Pazarlık: Biraz borç, biraz özgürlük
Operasyonun, “Avrupa ile pazarlık” ve “bir mesaj vermek” açısından da bir anlamı olabilir. Zamanlaması manidar; Avrupa Parlamentosu (AP) Türkiye Raportörü Kati Piri’nin hazırladığı son raporun hemen sonrasında gerçekleşti. Raporda, Türkiye’nin Kopenhag kriterlerine uymadığına vurgu yapılıyor, Avrupa Birliği (AB) ile müzakerelerin askıya alınmasına yönelik sinyal veriliyordu.

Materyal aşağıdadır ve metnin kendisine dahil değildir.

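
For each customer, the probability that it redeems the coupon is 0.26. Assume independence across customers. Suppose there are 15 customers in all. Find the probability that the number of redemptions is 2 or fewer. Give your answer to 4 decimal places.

X ~ Binomial(15, 0.26); P(X ≤ 2) = Σ C(15,k) p^k (1−p)^(15−k) over k:
  k=0: C(15,0)·0.26^0·0.74^15 = 0.010926
  k=1: C(15,1)·0.26^1·0.74^14 = 0.057585
  k=2: C(15,2)·0.26^2·0.74^13 = 0.141628
Total = 0.210139

0.2101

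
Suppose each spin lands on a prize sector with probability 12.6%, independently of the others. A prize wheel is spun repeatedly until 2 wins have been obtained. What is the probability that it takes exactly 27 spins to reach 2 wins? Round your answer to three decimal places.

Y = trial on which the second success occurs; negative binomial, r=2, p=0.126.
P(Y=27) = C(26,1) · p^2 · (1−p)^25
= 26 · 0.015876 · 0.034497 = 0.01424

0.014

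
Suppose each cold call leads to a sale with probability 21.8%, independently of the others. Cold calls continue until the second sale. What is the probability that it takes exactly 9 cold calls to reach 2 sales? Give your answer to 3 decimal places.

Y = trial on which the second success occurs; negative binomial, r=2, p=0.218.
P(Y=9) = C(8,1) · p^2 · (1−p)^7
= 8 · 0.047524 · 0.17883 = 0.06799

0.068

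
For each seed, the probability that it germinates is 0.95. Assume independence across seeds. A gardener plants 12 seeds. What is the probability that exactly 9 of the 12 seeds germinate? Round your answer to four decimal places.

0.0173

X ~ Binomial(n=12, p=0.95).
P(X=9) = C(12,9) · p^9 · (1−p)^3
= 220 · 0.63025 · 0.000125 = 0.017332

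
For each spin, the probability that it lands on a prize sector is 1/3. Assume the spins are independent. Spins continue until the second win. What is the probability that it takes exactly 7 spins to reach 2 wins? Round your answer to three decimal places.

Y = trial on which the second success occurs; negative binomial, r=2, p=0.333333.
P(Y=7) = C(6,1) · p^2 · (1−p)^5
= 6 · 0.11111 · 0.13169 = 0.08779

0.088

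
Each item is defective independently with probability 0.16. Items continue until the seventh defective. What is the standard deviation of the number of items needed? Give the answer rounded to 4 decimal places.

15.1554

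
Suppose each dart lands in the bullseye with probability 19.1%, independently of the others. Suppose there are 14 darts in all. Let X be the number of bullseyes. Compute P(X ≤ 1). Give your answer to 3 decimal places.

X ~ Binomial(14, 0.191); P(X ≤ 1) = Σ C(14,k) p^k (1−p)^(14−k) over k:
  k=0: C(14,0)·0.191^0·0.809^14 = 0.05144
  k=1: C(14,1)·0.191^1·0.809^13 = 0.17002
Total = 0.22145

0.221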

Avrupa ile ilişkilerin sürüncemede kalması Erdoğan’ı rahatsız etmiyor. Önemli olan “yaşam kriteri değil”, “ticaret hukuku”. “Biraz özgürlük, biraz borç” temalı “ikili oyun” işe yarıyor. “Sultan benim, izole edilmiş bir Türkiye modeli yaratırım” mesajı da bu oyuna dahil.

Hangi normalleşme?
Operasyon; Türkiye’ye yabancı ve aynı zamanda iki yüzlü Avrupa tasvirini de koyulaştırıyor. Nasıl mı? Uluslararası Af Örgütü Türkiye Strateji ve Araştırma Yöneticisi Andrew Gardner, gözatılarla ilgili şunları söylüyor: “Bu durum, Temmuz’da olağanüstü halin sonlanmasıyla Türkiye’nin normalleşmeye başladığı yönündeki varsayımı yerle bir ediyor.”

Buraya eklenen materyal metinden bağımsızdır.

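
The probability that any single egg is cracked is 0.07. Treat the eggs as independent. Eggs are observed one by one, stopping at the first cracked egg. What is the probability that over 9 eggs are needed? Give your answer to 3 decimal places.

0.520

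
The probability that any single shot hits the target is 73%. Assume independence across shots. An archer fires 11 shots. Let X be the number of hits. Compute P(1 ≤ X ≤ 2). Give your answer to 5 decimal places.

X ~ Binomial(11, 0.73); P(1 ≤ X ≤ 2) = Σ C(11,k) p^k (1−p)^(11−k) over k:
  k=1: C(11,1)·0.73^1·0.27^10 = 0.0000165
  k=2: C(11,2)·0.73^2·0.27^9 = 0.0002235
Total = 0.0002400

0.00024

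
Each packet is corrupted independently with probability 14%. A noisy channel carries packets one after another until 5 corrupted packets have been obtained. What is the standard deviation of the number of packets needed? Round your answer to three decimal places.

Y = total packets until the fifth success; negative binomial with r=5, p=0.14.
SD(Y) = √[r(1−p)/p²] = √(219.38776) = 14.81174

14.812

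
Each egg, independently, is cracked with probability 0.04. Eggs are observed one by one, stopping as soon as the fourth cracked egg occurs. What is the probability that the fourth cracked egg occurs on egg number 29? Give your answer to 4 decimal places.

0.0030

Y = trial on which the fourth success occurs; negative binomial, r=4, p=0.04.
P(Y=29) = C(28,3) · p^4 · (1−p)^25
= 3276 · 2.56e-06 · 0.3604 = 0.003022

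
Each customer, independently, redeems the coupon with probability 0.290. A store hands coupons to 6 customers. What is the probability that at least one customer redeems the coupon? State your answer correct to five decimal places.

P(at least one) = 1 − P(none) = 1 − (1 − 0.29)^6
= 1 − 0.1281003 = 0.8718997

0.87190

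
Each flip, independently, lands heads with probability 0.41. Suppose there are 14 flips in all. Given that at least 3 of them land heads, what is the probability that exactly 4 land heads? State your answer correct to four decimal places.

X ~ Binomial(14, 0.41). Want P(X=4 | X≥3) = P(X=4) / P(X≥3).
P(X=4) = C(14,4)·0.41^4·0.59^10 = 0.144574
P(X≥3) = 1 − 0.000619 − 0.006025 − 0.027217 = 0.966139
Ratio = 0.144574 / 0.966139 = 0.149641

0.1496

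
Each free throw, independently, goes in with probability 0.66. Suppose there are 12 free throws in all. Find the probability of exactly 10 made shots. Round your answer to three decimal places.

X ~ Binomial(n=12, p=0.66).
P(X=10) = C(12,10) · p^10 · (1−p)^2
= 66 · 0.015683 · 0.1156 = 0.11966

0.120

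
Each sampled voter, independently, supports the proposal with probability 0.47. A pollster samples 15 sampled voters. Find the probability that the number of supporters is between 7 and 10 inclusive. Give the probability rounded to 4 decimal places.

X ~ Binomial(15, 0.47); P(7 ≤ X ≤ 10) = Σ C(15,k) p^k (1−p)^(15−k) over k:
  k=7: C(15,7)·0.47^7·0.53^8 = 0.202974
  k=8: C(15,8)·0.47^8·0.53^7 = 0.179996
  k=9: C(15,9)·0.47^9·0.53^6 = 0.124148
  k=10: C(15,10)·0.47^10·0.53^5 = 0.066056
Total = 0.573174

0.5732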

“Hangi varsayım?” diye sormak lazım. Türkiye’de yıl sonuna kadar bitirilmesi planlanan 53 yeni cezaevi mi, doktorlara “haraçla” kamuda çalışma izni lütfedilmesi mi yoksa, KHK’lerle görevlerinden ihraç edildikleri için yaşamlarına son vermeye devam eden işsiz kamu görevlilerinin yüz yüze bırakıldıkları durum mu?

Erdoğan yumuşayacak(mış!)
Türkiye’den bir normalleşme beklemek gibi Erdoğan’dan yumuşama beklemek de hem iç kamuoyunu, hem “dünya teorisyenlerini” sükutu hayale uğratacak. “Erdoğan’a rağmen” ifadelerinin altı ise tamamen boş. Çünkü ülkede yaşanan hiçbir gelişme “tek adam” rejiminin eylem planına aykırı değil. İçişleri Bakanı Süleyman Soylu’yu da, Diyanet İşleri Başkanı Ali Erbaş’ı da sistemden kopuk düşünmek imkansız.

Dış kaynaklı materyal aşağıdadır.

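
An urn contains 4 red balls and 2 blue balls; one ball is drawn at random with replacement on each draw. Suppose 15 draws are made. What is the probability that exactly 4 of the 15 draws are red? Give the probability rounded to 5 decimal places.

X ~ Binomial(n=15, p=0.666667).
P(X=4) = C(15,4) · p^4 · (1−p)^11
= 1365 · 0.19753 · 5.645e-06 = 0.0015221

0.00152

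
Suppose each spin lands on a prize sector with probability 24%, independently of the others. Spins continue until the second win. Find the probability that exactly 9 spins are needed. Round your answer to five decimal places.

0.06749

Y = trial on which the second success occurs; negative binomial, r=2, p=0.24.
P(Y=9) = C(8,1) · p^2 · (1−p)^7
= 8 · 0.0576 · 0.14645 = 0.0674851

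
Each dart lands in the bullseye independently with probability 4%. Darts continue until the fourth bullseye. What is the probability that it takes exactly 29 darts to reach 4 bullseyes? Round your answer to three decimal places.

Y = trial on which the fourth success occurs; negative binomial, r=4, p=0.04.
P(Y=29) = C(28,3) · p^4 · (1−p)^25
= 3276 · 2.56e-06 · 0.3604 = 0.00302

0.003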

Türkiye, artık sadece özgürlüklere değil, en temel hak arayışına bile sopa gösterilen bir kısır döngü içinde. Tek adam rejiminin doğası bu. Tepkiler çoğaldıkça baskı artıyor, baskılar arttıkça “şimdilik sesiz olsa da” öfke tabana yayılıyor. Ancak sürdürülebilir olması mümkün değil. Bu yargıya nereden varıyoruz? Elbette dünya tarihindeki sayısız örnekten. Sancılı olsa da…Halklar dersini alıp önüne bakıyor.